При появлении красинцев Нобиле чуть приподнялся с кресла — сломанная нога мешала ему. Он обнял и поцеловал Самойловича и пожал руку Орасу. С Самойловичем они были знакомы давно и встречались в лучшие для Нобиле времена. Самойлович нашел, что Нобиле очень изменился, похудел; еще недавно брюнет, за время, протекшее со дня катастрофы, он превратился в седоволосого старика.

Когда гости расселись, Нобиле сказал, что намерен участвовать в дальнейших поисках группы Алессандрини, то есть тех шестерых, что остались на унесшемся дирижабле.

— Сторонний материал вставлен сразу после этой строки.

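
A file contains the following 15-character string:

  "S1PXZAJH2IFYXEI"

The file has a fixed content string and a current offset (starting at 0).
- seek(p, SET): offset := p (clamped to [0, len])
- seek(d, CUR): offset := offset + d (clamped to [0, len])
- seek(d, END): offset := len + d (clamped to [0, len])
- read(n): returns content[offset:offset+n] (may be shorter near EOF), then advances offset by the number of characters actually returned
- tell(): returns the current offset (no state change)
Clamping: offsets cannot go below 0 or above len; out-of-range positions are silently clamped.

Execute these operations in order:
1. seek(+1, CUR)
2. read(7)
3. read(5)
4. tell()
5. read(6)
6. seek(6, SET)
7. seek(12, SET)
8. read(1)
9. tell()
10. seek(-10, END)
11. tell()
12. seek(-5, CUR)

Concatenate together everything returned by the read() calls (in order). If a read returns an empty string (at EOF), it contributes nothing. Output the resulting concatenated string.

Answer: 1PXZAJH2IFYXEIX

Derivation:
After 1 (seek(+1, CUR)): offset=1
After 2 (read(7)): returned '1PXZAJH', offset=8
After 3 (read(5)): returned '2IFYX', offset=13
After 4 (tell()): offset=13
After 5 (read(6)): returned 'EI', offset=15
After 6 (seek(6, SET)): offset=6
After 7 (seek(12, SET)): offset=12
After 8 (read(1)): returned 'X', offset=13
After 9 (tell()): offset=13
After 10 (seek(-10, END)): offset=5
After 11 (tell()): offset=5
After 12 (seek(-5, CUR)): offset=0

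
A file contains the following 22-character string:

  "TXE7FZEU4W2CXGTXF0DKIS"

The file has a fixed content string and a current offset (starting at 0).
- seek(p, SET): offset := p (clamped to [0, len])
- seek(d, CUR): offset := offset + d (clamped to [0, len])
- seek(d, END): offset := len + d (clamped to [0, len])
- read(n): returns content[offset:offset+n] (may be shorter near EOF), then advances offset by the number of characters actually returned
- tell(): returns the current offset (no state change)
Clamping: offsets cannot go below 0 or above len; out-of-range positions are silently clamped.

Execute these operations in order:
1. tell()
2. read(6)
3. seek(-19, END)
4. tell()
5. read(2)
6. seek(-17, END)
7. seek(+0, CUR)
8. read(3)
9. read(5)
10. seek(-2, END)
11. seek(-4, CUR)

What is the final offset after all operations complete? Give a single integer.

After 1 (tell()): offset=0
After 2 (read(6)): returned 'TXE7FZ', offset=6
After 3 (seek(-19, END)): offset=3
After 4 (tell()): offset=3
After 5 (read(2)): returned '7F', offset=5
After 6 (seek(-17, END)): offset=5
After 7 (seek(+0, CUR)): offset=5
After 8 (read(3)): returned 'ZEU', offset=8
After 9 (read(5)): returned '4W2CX', offset=13
After 10 (seek(-2, END)): offset=20
After 11 (seek(-4, CUR)): offset=16

Answer: 16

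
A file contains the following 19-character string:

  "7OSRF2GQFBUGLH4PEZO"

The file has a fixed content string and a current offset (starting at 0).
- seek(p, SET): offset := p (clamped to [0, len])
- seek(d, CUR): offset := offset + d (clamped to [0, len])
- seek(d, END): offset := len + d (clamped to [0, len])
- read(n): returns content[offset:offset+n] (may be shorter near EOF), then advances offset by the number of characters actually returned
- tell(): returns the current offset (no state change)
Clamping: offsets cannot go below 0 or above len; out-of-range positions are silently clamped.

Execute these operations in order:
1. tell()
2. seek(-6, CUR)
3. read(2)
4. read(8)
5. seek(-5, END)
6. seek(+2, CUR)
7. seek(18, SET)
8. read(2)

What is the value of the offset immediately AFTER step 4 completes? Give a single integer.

After 1 (tell()): offset=0
After 2 (seek(-6, CUR)): offset=0
After 3 (read(2)): returned '7O', offset=2
After 4 (read(8)): returned 'SRF2GQFB', offset=10

Answer: 10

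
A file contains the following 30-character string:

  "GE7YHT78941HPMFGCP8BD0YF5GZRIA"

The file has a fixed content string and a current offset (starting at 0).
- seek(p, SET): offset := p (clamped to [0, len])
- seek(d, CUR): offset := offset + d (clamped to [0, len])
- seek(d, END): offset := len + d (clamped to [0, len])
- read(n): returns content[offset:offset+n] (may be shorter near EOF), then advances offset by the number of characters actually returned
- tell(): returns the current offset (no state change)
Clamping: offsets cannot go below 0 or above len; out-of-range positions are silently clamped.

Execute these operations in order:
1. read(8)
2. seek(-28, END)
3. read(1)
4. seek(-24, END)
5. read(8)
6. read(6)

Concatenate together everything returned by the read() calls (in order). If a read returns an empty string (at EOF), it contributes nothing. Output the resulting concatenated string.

After 1 (read(8)): returned 'GE7YHT78', offset=8
After 2 (seek(-28, END)): offset=2
After 3 (read(1)): returned '7', offset=3
After 4 (seek(-24, END)): offset=6
After 5 (read(8)): returned '78941HPM', offset=14
After 6 (read(6)): returned 'FGCP8B', offset=20

Answer: GE7YHT78778941HPMFGCP8B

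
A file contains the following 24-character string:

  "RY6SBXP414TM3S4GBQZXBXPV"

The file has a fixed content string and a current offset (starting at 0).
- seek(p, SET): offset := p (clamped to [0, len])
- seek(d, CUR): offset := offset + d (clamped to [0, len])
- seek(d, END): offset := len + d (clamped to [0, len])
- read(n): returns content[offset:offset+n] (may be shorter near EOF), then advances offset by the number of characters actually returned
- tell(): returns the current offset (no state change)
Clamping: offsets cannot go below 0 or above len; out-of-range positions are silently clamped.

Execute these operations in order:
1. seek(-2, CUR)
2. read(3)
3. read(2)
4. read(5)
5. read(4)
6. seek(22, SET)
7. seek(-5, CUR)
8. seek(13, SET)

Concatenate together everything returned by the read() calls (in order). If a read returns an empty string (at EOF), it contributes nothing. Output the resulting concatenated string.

Answer: RY6SBXP414TM3S

Derivation:
After 1 (seek(-2, CUR)): offset=0
After 2 (read(3)): returned 'RY6', offset=3
After 3 (read(2)): returned 'SB', offset=5
After 4 (read(5)): returned 'XP414', offset=10
After 5 (read(4)): returned 'TM3S', offset=14
After 6 (seek(22, SET)): offset=22
After 7 (seek(-5, CUR)): offset=17
After 8 (seek(13, SET)): offset=13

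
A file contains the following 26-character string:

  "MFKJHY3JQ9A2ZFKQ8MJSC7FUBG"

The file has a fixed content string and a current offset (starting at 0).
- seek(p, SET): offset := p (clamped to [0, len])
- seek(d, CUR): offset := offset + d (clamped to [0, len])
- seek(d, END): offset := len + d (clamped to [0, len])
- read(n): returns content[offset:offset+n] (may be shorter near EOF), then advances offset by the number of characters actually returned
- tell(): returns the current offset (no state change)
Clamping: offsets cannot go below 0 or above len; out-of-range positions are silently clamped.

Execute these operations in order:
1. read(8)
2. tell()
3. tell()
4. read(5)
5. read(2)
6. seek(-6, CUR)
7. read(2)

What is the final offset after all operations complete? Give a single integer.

Answer: 11

Derivation:
After 1 (read(8)): returned 'MFKJHY3J', offset=8
After 2 (tell()): offset=8
After 3 (tell()): offset=8
After 4 (read(5)): returned 'Q9A2Z', offset=13
After 5 (read(2)): returned 'FK', offset=15
After 6 (seek(-6, CUR)): offset=9
After 7 (read(2)): returned '9A', offset=11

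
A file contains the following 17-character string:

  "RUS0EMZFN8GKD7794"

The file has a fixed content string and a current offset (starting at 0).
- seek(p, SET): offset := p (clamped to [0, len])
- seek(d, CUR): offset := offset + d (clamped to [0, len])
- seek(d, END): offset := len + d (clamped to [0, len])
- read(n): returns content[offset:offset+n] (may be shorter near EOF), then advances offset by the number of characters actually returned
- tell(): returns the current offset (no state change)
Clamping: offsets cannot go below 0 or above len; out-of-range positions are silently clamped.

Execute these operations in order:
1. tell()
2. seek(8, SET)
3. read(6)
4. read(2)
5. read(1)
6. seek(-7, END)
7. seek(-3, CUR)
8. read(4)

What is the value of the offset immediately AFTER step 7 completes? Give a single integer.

Answer: 7

Derivation:
After 1 (tell()): offset=0
After 2 (seek(8, SET)): offset=8
After 3 (read(6)): returned 'N8GKD7', offset=14
After 4 (read(2)): returned '79', offset=16
After 5 (read(1)): returned '4', offset=17
After 6 (seek(-7, END)): offset=10
After 7 (seek(-3, CUR)): offset=7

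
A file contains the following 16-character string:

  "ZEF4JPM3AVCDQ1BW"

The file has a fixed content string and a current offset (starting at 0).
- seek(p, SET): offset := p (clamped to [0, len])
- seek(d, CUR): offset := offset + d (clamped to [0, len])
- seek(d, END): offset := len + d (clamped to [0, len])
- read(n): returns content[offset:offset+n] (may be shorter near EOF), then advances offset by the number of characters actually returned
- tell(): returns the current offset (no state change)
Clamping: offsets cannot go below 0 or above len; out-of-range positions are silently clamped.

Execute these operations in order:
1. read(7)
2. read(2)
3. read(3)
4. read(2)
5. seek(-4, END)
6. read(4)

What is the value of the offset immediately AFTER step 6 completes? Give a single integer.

Answer: 16

Derivation:
After 1 (read(7)): returned 'ZEF4JPM', offset=7
After 2 (read(2)): returned '3A', offset=9
After 3 (read(3)): returned 'VCD', offset=12
After 4 (read(2)): returned 'Q1', offset=14
After 5 (seek(-4, END)): offset=12
After 6 (read(4)): returned 'Q1BW', offset=16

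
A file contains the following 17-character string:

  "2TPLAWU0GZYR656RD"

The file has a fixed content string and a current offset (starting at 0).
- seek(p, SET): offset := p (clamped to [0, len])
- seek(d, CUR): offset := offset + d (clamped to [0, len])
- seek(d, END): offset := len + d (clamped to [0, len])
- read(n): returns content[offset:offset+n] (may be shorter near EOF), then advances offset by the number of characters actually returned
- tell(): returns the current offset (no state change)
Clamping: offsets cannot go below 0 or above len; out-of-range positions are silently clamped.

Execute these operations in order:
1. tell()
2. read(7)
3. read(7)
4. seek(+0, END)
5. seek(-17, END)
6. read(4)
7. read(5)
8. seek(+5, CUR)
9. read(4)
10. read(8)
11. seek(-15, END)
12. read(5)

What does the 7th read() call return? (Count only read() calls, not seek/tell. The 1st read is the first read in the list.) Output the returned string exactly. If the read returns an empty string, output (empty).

Answer: PLAWU

Derivation:
After 1 (tell()): offset=0
After 2 (read(7)): returned '2TPLAWU', offset=7
After 3 (read(7)): returned '0GZYR65', offset=14
After 4 (seek(+0, END)): offset=17
After 5 (seek(-17, END)): offset=0
After 6 (read(4)): returned '2TPL', offset=4
After 7 (read(5)): returned 'AWU0G', offset=9
After 8 (seek(+5, CUR)): offset=14
After 9 (read(4)): returned '6RD', offset=17
After 10 (read(8)): returned '', offset=17
After 11 (seek(-15, END)): offset=2
After 12 (read(5)): returned 'PLAWU', offset=7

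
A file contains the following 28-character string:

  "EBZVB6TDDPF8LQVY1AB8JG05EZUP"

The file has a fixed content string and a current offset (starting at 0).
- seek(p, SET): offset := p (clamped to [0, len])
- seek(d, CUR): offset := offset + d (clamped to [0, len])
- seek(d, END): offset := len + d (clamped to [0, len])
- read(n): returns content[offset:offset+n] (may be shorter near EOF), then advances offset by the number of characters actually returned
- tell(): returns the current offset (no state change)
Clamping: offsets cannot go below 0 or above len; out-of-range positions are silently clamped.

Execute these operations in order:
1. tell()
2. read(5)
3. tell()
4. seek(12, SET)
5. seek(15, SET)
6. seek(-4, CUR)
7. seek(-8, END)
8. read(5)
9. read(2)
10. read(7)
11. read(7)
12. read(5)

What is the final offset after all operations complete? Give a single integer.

After 1 (tell()): offset=0
After 2 (read(5)): returned 'EBZVB', offset=5
After 3 (tell()): offset=5
After 4 (seek(12, SET)): offset=12
After 5 (seek(15, SET)): offset=15
After 6 (seek(-4, CUR)): offset=11
After 7 (seek(-8, END)): offset=20
After 8 (read(5)): returned 'JG05E', offset=25
After 9 (read(2)): returned 'ZU', offset=27
After 10 (read(7)): returned 'P', offset=28
After 11 (read(7)): returned '', offset=28
After 12 (read(5)): returned '', offset=28

Answer: 28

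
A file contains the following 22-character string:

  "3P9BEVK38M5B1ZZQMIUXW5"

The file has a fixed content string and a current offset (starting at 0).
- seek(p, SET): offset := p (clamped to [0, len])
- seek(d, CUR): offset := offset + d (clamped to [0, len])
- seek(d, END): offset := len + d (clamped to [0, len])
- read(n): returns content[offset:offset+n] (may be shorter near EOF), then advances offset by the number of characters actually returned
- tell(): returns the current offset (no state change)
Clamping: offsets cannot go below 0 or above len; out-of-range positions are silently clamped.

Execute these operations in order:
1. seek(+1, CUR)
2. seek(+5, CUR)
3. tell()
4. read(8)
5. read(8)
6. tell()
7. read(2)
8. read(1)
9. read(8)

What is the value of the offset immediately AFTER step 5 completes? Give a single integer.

After 1 (seek(+1, CUR)): offset=1
After 2 (seek(+5, CUR)): offset=6
After 3 (tell()): offset=6
After 4 (read(8)): returned 'K38M5B1Z', offset=14
After 5 (read(8)): returned 'ZQMIUXW5', offset=22

Answer: 22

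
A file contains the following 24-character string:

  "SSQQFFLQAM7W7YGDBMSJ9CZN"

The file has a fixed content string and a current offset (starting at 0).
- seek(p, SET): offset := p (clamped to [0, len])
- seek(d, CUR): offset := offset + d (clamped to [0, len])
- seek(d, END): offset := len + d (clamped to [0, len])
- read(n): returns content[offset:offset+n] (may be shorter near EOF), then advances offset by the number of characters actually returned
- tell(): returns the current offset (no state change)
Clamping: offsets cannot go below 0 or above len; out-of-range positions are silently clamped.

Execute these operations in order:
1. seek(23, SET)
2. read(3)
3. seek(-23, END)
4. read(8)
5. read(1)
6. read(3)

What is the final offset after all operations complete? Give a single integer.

After 1 (seek(23, SET)): offset=23
After 2 (read(3)): returned 'N', offset=24
After 3 (seek(-23, END)): offset=1
After 4 (read(8)): returned 'SQQFFLQA', offset=9
After 5 (read(1)): returned 'M', offset=10
After 6 (read(3)): returned '7W7', offset=13

Answer: 13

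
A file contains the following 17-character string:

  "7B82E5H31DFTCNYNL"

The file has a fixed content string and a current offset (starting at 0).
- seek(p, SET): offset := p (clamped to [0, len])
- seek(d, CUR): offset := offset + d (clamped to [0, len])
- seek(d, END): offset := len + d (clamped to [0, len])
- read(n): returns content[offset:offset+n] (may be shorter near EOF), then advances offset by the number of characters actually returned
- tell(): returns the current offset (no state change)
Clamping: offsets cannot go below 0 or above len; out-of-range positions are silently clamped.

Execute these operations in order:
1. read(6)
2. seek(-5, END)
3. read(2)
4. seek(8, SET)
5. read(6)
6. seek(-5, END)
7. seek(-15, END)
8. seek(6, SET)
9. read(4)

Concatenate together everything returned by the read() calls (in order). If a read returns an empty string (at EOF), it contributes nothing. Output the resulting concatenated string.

Answer: 7B82E5CN1DFTCNH31D

Derivation:
After 1 (read(6)): returned '7B82E5', offset=6
After 2 (seek(-5, END)): offset=12
After 3 (read(2)): returned 'CN', offset=14
After 4 (seek(8, SET)): offset=8
After 5 (read(6)): returned '1DFTCN', offset=14
After 6 (seek(-5, END)): offset=12
After 7 (seek(-15, END)): offset=2
After 8 (seek(6, SET)): offset=6
After 9 (read(4)): returned 'H31D', offset=10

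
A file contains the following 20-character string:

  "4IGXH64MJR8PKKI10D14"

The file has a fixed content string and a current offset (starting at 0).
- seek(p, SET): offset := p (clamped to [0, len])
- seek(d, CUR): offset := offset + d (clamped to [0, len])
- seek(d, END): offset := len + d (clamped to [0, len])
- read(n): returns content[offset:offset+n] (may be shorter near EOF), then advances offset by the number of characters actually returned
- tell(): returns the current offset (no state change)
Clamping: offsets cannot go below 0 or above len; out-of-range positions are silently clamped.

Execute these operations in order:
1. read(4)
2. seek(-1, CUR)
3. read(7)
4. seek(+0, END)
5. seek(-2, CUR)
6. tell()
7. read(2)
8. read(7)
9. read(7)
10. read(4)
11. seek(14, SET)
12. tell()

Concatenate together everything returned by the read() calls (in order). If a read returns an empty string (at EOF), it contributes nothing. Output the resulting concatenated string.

Answer: 4IGXXH64MJR14

Derivation:
After 1 (read(4)): returned '4IGX', offset=4
After 2 (seek(-1, CUR)): offset=3
After 3 (read(7)): returned 'XH64MJR', offset=10
After 4 (seek(+0, END)): offset=20
After 5 (seek(-2, CUR)): offset=18
After 6 (tell()): offset=18
After 7 (read(2)): returned '14', offset=20
After 8 (read(7)): returned '', offset=20
After 9 (read(7)): returned '', offset=20
After 10 (read(4)): returned '', offset=20
After 11 (seek(14, SET)): offset=14
After 12 (tell()): offset=14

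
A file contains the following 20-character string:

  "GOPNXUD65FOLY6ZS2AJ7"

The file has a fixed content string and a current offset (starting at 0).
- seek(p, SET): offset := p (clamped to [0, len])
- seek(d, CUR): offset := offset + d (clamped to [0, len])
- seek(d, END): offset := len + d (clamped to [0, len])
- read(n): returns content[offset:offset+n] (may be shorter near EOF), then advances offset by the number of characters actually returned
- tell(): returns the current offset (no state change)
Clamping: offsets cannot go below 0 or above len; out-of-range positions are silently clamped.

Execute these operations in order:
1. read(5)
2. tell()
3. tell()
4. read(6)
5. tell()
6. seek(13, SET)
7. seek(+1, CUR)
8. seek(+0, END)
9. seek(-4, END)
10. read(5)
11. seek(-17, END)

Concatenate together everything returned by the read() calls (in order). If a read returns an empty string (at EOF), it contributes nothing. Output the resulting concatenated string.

After 1 (read(5)): returned 'GOPNX', offset=5
After 2 (tell()): offset=5
After 3 (tell()): offset=5
After 4 (read(6)): returned 'UD65FO', offset=11
After 5 (tell()): offset=11
After 6 (seek(13, SET)): offset=13
After 7 (seek(+1, CUR)): offset=14
After 8 (seek(+0, END)): offset=20
After 9 (seek(-4, END)): offset=16
After 10 (read(5)): returned '2AJ7', offset=20
After 11 (seek(-17, END)): offset=3

Answer: GOPNXUD65FO2AJ7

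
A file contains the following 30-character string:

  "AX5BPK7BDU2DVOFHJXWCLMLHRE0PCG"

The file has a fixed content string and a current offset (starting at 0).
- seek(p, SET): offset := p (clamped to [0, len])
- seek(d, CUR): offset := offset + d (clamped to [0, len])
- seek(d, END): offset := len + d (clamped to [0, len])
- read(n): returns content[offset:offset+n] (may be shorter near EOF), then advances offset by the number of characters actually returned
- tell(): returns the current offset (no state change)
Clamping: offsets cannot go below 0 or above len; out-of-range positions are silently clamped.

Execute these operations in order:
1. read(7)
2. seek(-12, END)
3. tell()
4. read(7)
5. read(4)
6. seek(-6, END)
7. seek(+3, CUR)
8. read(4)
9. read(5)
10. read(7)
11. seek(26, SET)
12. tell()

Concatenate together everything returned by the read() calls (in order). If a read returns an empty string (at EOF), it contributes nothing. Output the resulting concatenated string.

Answer: AX5BPK7WCLMLHRE0PCPCG

Derivation:
After 1 (read(7)): returned 'AX5BPK7', offset=7
After 2 (seek(-12, END)): offset=18
After 3 (tell()): offset=18
After 4 (read(7)): returned 'WCLMLHR', offset=25
After 5 (read(4)): returned 'E0PC', offset=29
After 6 (seek(-6, END)): offset=24
After 7 (seek(+3, CUR)): offset=27
After 8 (read(4)): returned 'PCG', offset=30
After 9 (read(5)): returned '', offset=30
After 10 (read(7)): returned '', offset=30
After 11 (seek(26, SET)): offset=26
After 12 (tell()): offset=26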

Он спросил, сможет ли он участвовать в этих поисках на «Красине». Самойлович ответил, что с охотой предоставит ему место на ледоколе.

Нобиле, однако, не переселился на борт нашего «Красина». Итальянское правительство приказало ему вернуться в Италию.

По словам Самойловича, положение Нобиле на «Читта ди Милано» было вообще двусмысленным. Фактически он уже был, как выразился Самойлович, «на положении пленника». Он не имел права выходить из каюты, когда ему вздумается, ел отдельно от всех в своей каюте, не должен был беседовать с другими итальянскими офицерами. Письма его подвергались особой цензуре. Все до последнего матроса на «Читта ди Милано» знали, что генерал Умберто Нобиле в опале, что Муссолини на него разгневан и в Италии Нобиле, по всей вероятности, ожидает суд.

Командир «Читта ди Милано» Романья ди Манойло, маленький вертлявый офицер, как-то посетивший наш «Красин» и насмешивший всех своим видом, теперь был начальником Нобиле. Ему было поручено «присматривать» за генералом, которому Романья ди Манойло еще недавно сам подчинялся.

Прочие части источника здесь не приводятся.